Inpatient (any location) with outpatient follow-up

In this multicenter trial, investigators enrolled cirrhotic patients with acute esophageal variceal bleeding who were being treated with vasoactive drugs (terlipressin, somatostatin, or octreotide) and endoscopic therapy. All patients had either Child-Pugh class C cirrhosis or class B disease with active bleeding at diagnostic endoscopy. Those with renal failure, hepatocellular carcinoma, portal vein thrombosis, a Child-Pugh score greater than 13, or previous portosystemic shunt use were excluded. Using concealed allocation, 32 of 63 enrolled patients were randomized to receive early TIPS within 72 hours after diagnostic endoscopy. The remaining 31 patients received standard therapy (n = 31), which consisted of the continuation of vasoactive drugs for up to 5 days, followed by treatment with either propranolol up to 160 mg twice daily or nadolol up to 240 mg daily, the addition of isosorbide-5-mononitrate up to 20 mg twice daily, and endoscopic band ligation every 10 days to 14 days until varices were eradicated. In the standard therapy group, TIPS was only performed for rescue therapy as needed. The majority of patients in the study had alcoholic cirrhosis and the 2 groups had similar baseline characteristics.
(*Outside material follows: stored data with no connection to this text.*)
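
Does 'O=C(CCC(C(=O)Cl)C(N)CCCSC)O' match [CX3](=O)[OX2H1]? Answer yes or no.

Yes

The pattern [CX3](=O)[OX2H1] describes an sp2 carbon double-bonded to O and single-bonded to an -OH oxygen — a carboxylic acid.
The molecule carries a carboxylic acid group (-C(=O)OH), whose atoms satisfy every constraint of the query, so the pattern matches.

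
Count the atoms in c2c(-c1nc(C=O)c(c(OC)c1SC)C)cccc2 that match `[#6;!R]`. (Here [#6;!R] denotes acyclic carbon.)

The query [#6;!R] means: carbon not in any ring.
Check the 19 heavy atoms by environment: 1× n (aromatic, in 6-ring) → no; 11× c (aromatic, in 6-ring) → no; 4× C (acyclic) → match; 2× O (acyclic) → no; 1× S (acyclic) → no.
That gives 4 matching atoms.

4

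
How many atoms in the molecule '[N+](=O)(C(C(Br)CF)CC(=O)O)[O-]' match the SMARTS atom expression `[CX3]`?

Check the 12 heavy atoms by environment: 4× C (X4) → no; 1× N (charge +1, X3) → no; 1× O (charge -1, X1) → no; 2× O (X1) → no; 1× Br (X1) → no; 1× F (X1) → no; 1× C (X3) → match; 1× O (X2) → no.
That gives 1 matching atom.

1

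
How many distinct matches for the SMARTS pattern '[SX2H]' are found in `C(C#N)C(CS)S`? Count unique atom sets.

2

[SX2H] is the SMARTS for a thiol: an aliphatic sulfur with two connections, one being H.
The molecule carries 2 separate instances of a thiol (-SH) meeting every constraint; each maps to a distinct set of atoms, giving 2 matches.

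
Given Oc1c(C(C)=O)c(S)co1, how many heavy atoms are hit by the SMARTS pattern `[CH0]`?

1

The query [CH0] means: aliphatic carbon with no attached hydrogen.
Check the 10 heavy atoms by environment: 1× o (aromatic, H0) → no; 1× c (aromatic, H1) → no; 3× c (aromatic, H0) → no; 1× C (H0) → match; 1× O (H0) → no; 1× C (H3) → no; 1× O (H1) → no; 1× S (H1) → no.
That gives 1 matching atom.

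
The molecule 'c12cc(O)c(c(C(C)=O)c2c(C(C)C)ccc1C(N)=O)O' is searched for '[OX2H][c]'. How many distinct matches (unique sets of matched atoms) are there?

2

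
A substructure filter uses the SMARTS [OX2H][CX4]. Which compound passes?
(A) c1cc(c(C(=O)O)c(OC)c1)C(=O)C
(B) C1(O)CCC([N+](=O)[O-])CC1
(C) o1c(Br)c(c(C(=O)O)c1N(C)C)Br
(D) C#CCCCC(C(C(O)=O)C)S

B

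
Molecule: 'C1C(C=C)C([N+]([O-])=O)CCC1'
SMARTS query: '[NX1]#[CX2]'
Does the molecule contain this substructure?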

Analysis was by intention to treat. After a median follow-up of 16 months, the primary composite outcome of rebleeding or failure to control bleeding occurred in 14 patients in the standard therapy group as compared with only 1 patient in the early TIPS group (P < .001). At 1 year, the probability of remaining free of this end point was higher in the early TIPS group (97% vs 50% in the standard therapy group; P = .001). You would need to treat 2 patients with early TIPS to prevent one episode of rebleeding or uncontrolled bleeding (number needed to treat [NNT] = 2.1; 95% CI, 1.4-4.0). In addition, the 1-year survival rate was higher in the early TIPS group (86% vs 61%; P = .001; NNT = 4; 2.1-50). There were no significant differences in adverse events between the 2 groups, including frequency and severity of hepatic encephalopathy and development of new or worsening ascites.